Netanyahu: Nazis, not Jerusalem mufti, responsible for Holocaust

PM walks back claim that Muslim leader first proposed that Hitler should ‘burn’ the Jews; slams fact that al-Husseini remains iconic figure for Palestinians

Prime Minister Benjamin Netanyahu addresses the 37th World Zionist Congress, at the International Convention Center in Jerusalem, October 20, 2015. (Yonatan Sindel/Flash90)
Prime Minister Benjamin Netanyahu addresses the 37th World Zionist Congress, at the International Convention Center in Jerusalem, October 20, 2015. (Yonatan Sindel/Flash90)

Prime Minister Benjamin Netanyahu on Friday sought to walk back his controversial claim made earlier this month that the idea to eradicate Europe’s Jews had not come from Adolf Hitler, but rather Jerusalem’s then-grand mufti, Haj Amin al-Husseini, a Palestinian nationalist widely acknowledged as a fervent Jew-hater.

During an October 20 address to delegates at the World Zionist Congress in Jerusalem, Netanyahu posited that the Nazi leader did not initially intend to annihilate the Jews of Europe, but rather sought to expel them from the continent. According to the prime minister’s version of the events, Hitler changed his mind after meeting with Husseini — who was grand mufti of Jerusalem from 1921 to 1948, and president of the Supreme Muslim Council from 1922 to 1937 — in Berlin near the end of 1941.

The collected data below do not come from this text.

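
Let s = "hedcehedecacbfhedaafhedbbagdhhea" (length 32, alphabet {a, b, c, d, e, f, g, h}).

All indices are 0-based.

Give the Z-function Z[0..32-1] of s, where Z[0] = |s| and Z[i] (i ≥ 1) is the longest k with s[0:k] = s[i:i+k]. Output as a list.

Z[0]=32
i=1: outside box; Z[1]=0
i=2: outside box; Z[2]=0
i=3: outside box; Z[3]=0
i=4: outside box; Z[4]=0
i=5: outside box; Z[5]=3 extend→box=[5,8)
i=6: min(r-i=2, Z[1]=0)=0; Z[6]=0
i=7: min(r-i=1, Z[2]=0)=0; Z[7]=0
i=8: outside box; Z[8]=0
i=9: outside box; Z[9]=0
i=10: outside box; Z[10]=0
i=11: outside box; Z[11]=0
i=12: outside box; Z[12]=0
i=13: outside box; Z[13]=0
i=14: outside box; Z[14]=3 extend→box=[14,17)
i=15: min(r-i=2, Z[1]=0)=0; Z[15]=0
i=16: min(r-i=1, Z[2]=0)=0; Z[16]=0
i=17: outside box; Z[17]=0
i=18: outside box; Z[18]=0
i=19: outside box; Z[19]=0
i=20: outside box; Z[20]=3 extend→box=[20,23)
i=21: min(r-i=2, Z[1]=0)=0; Z[21]=0
i=22: min(r-i=1, Z[2]=0)=0; Z[22]=0
i=23: outside box; Z[23]=0
i=24: outside box; Z[24]=0
i=25: outside box; Z[25]=0
i=26: outside box; Z[26]=0
i=27: outside box; Z[27]=0
i=28: outside box; Z[28]=1 extend→box=[28,29)
i=29: outside box; Z[29]=2 extend→box=[29,31)
i=30: min(r-i=1, Z[1]=0)=0; Z[30]=0
i=31: outside box; Z[31]=0

[32, 0, 0, 0, 0, 3, 0, 0, 0, 0, 0, 0, 0, 0, 3, 0, 0, 0, 0, 0, 3, 0, 0, 0, 0, 0, 0, 0, 1, 2, 0, 0]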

“Hitler didn’t want to exterminate the Jews at the time [of the meeting between the mufti and the Nazi leader]. He wanted to expel the Jews,” Netanyahu said in his speech. “And Haj Amin al-Husseini went to Hitler and said, ‘If you expel them, they’ll all come here [to mandatory Palestine],’” continued the prime minister.

“‘So what should I do with them?’ He [Hitler] asked,” according to Netanyahu. “He [Husseini] said, ‘Burn them.’”

אני מבקש לחדד ולהבהיר את דבריי בעניין הקשר בין המופתי חאג' אמין אלחוסייני לנאצים. בשום אופן לא הייתה לי כוונה לפטור את…

Posted by ‎Benjamin Netanyahu – בנימין נתניהו‎ on Friday, October 30, 2015

But in a lengthy Facebook post on Friday, Netanyahu said he wished to “clarify [his] remarks about the connection between the Mufti Haj Amin al-Husseini and the Nazis.” He said that he “did not mean to claim that in his conversation with Hitler in November 1941 the mufti convinced him to adopt the Final Solution. The Nazis decided on that by themselves.”

The prime minister wrote that, “The decision to move from a policy of deporting Jews to the Final Solution was made by the Nazis and was not dependent on outside influence. The Nazis saw in the mufti a collaborator, but they did not need him to decide on the systematic destruction of European Jewry, which began in June 1941.”

Hitler met with Husseini at the Reich Chancellory in Berlin on November 28, 1941.

Hitler hosts Grand Mufti Haj Amin al-Husseini in 1941 in Germany. (Heinrich Hoffmann Collection/Wikipedia)
Hitler hosts Grand Mufti Haj Amin al-Husseini in 1941 in Germany. (Heinrich Hoffmann Collection/Wikipedia)

Netanyahu’s claim was met with a barrage of condemnations, with critics accusing him of “absolving” Hitler of responsibility for the Holocaust. The prime minister rejected this charge at the time, saying he had “no intention to absolve Hitler of responsibility for his diabolical destruction of European Jewry” but that it was “equally absurd to ignore the role played by the mufti” in urging Nazi leaders “to exterminate European Jewry.”

The prime minister on Friday again dismissed accusations that he had sought to exonerate the Nazis in any way for killing six million European Jews.

“The interpretation of my remarks as though I absolved the Nazis of even one ounce of responsibility for the Holocaust is absurd,” he wrote in his Facebook post.

Netanyahu did, however, link the mufti to modern day Palestinian rhetoric that Israel is seeking to change the status quo on the Temple Mount, the Jerusalem site holy to Jews and Muslims where Jews are allowed to visit but not pray, and which is seen as a key factor in the current round of deadly violence.

“It was important for me to point out that even before World War II it was the mufti who propagated the big lie that the Jews intend to destroy the Al-Aqsa Mosque. This lie lives on and continues to exact a price in blood,” Netanyahu wrote, referring to the mosque that sits atop the mount.

He concluded the post by calling the mufti “a war criminal who collaborated with the Nazis and who opposed the creation of a Jewish state in any boundaries.” Furthermore, he said, “In 2013 [Palestinian Authority] President [Mahmoud] Abbas praised him as a Palestinian ‘pioneer.’ That the mufti remains an iconic figure among the Palestinian leadership today speaks volumes about that leadership’s real attitude towards Israel.”